Background
Lithium-ion (Li-ion) cells form the backbone of energy storage devices in most electric vehicles (EVs) today. An EV battery, comprising hundreds or even thousands of Li-ion cells, undergoes thousands of charge-discharge cycles throughout its lifetime, leading to a decline in health and efficiency. Direct current fast charging (DCFC) is essential for making electric transportation widespread and practical. To reduce charging times and enhance consumer experience, EV manufacturers are seeking ways to increase the charge power transfer during DCFC. However, frequent use of DCFC accelerates the deterioration of EV battery packs. Therefore, it is crucial to periodically and accurately assess a battery pack's health and implement measures to slow performance degradation over its lifespan.
Approach
Figure 1: Test vehicle with the DC Power Transfer System during an EIS test while charging.

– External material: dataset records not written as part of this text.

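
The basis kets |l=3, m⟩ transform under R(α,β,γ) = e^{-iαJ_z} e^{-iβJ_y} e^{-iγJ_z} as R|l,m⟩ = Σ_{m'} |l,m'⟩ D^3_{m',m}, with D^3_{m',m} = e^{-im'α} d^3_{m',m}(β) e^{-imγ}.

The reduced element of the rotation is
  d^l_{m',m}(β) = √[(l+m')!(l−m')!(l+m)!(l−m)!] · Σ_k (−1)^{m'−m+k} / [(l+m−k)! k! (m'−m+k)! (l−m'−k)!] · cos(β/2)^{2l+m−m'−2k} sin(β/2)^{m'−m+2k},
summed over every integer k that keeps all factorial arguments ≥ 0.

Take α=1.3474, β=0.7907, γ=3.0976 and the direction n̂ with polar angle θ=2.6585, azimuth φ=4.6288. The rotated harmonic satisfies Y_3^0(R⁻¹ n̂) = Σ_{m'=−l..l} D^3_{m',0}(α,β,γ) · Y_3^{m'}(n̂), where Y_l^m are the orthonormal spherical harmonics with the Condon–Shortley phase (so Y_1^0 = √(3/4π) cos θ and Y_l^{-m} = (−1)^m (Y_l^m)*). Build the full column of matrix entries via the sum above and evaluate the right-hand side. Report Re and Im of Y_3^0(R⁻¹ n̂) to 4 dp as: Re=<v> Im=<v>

Need the full column D^3_{m',0} for m'=−3..3 at α=1.3474, β=0.7907, γ=3.0976.
cos(β/2)=0.922862, sin(β/2)=0.385131
d^3_{-3,0}: single k=3 term ⇒ +0.200794;  D = -0.124720-0.157363i
d^3_{-2,0}: k∈[2..3] ⇒ +0.589284 -0.102629 = +0.486655;  D = -0.438884+0.210272i
d^3_{-1,0}: k∈[1..3] ⇒ +0.893064 -0.466604 +0.027088 = +0.453548;  D = +0.100480+0.442278i
d^3_{0,0}: k∈[0..3] ⇒ +0.617760 -0.968293 +0.168636 -0.003263 = -0.185159;  D = -0.185159+0.000000i
d^3_{1,0}: k∈[0..2] ⇒ -0.893064 +0.466604 -0.027088 = -0.453548;  D = -0.100480+0.442278i
d^3_{2,0}: k∈[0..1] ⇒ +0.589284 -0.102629 = +0.486655;  D = -0.438884-0.210272i
d^3_{3,0}: single k=0 term ⇒ -0.200794;  D = +0.124720-0.157363i
Y_3^{m'}(θ=2.6585,φ=4.6288) and Σ D·Y over m':
  (-0.1247-0.1574i)·(+0.0104-0.0405i)  (-0.4389+0.2103i)·(+0.1926+0.0325i)  (+0.1005+0.4423i)·(-0.0366+0.4370i)  (-0.1852+0.0000i)·(-0.3044+0.0000i)  (-0.1005+0.4423i)·(+0.0366+0.4370i)  (-0.4389-0.2103i)·(+0.1926-0.0325i)  (+0.1247-0.1574i)·(-0.0104-0.0405i)
Y_3^0(R⁻¹ n̂) = -0.535574-0.000000i

Re=-0.5356 Im=0.0000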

An electric vehicle from the EVESE-II consortium benchmarking project was chosen, leveraging its self-discharging feature to reset the SoC without moving the vehicle. The DC power transfer system from 03-R6423 was configured with DIN-70121 for communications, and the custom-built control software was modified to introduce electrical perturbations during charging sessions at discrete state-of-charge levels. Both sinusoidal (typically used in Electrochemical Impedance Spectroscopy [EIS] tests) and pulse (synthetic EIS, an outcome of 03-R6156) perturbations were utilized. The battery’s response during these tests was collected and analyzed, which included constructing an equivalent circuit model (ECM) of the battery and determining circuit parameters through a novel system identification approach. Additionally, identical tests were conducted on representative cells from the same vehicle for comparison.
Accomplishments
Parameters of the scaled cell ECM were found to be within 20% of the battery pack, thus meeting the objective metric for success defined in the proposal. The novel method developed enabled the inclusion of additional elements (such as Warburg, constant phase) to the ECM that better explain electrochemical processes within a cell. This creates impedance characteristics like those of a representative cell within the pack and thus has the potential to provide additional insights, given the representative nature of the ECM topology, to accurately depict physics-based phenomena. Through this method, an ECM, and by extension the state-of-health, of any vehicle battery pack can be obtained in situ during charging.
Patents
Title: Method and Apparatus to Provide an Equivalent Circuit Model and State-of-Health of a Battery
SwRI docket number: SWRI 4321
Date: 07/28/2025
Inventors: Jayant V. Sarlashkar, Daniel J. Robles, Andre Swarts, Piyush Bhagdikar, Sandesh S. Rao.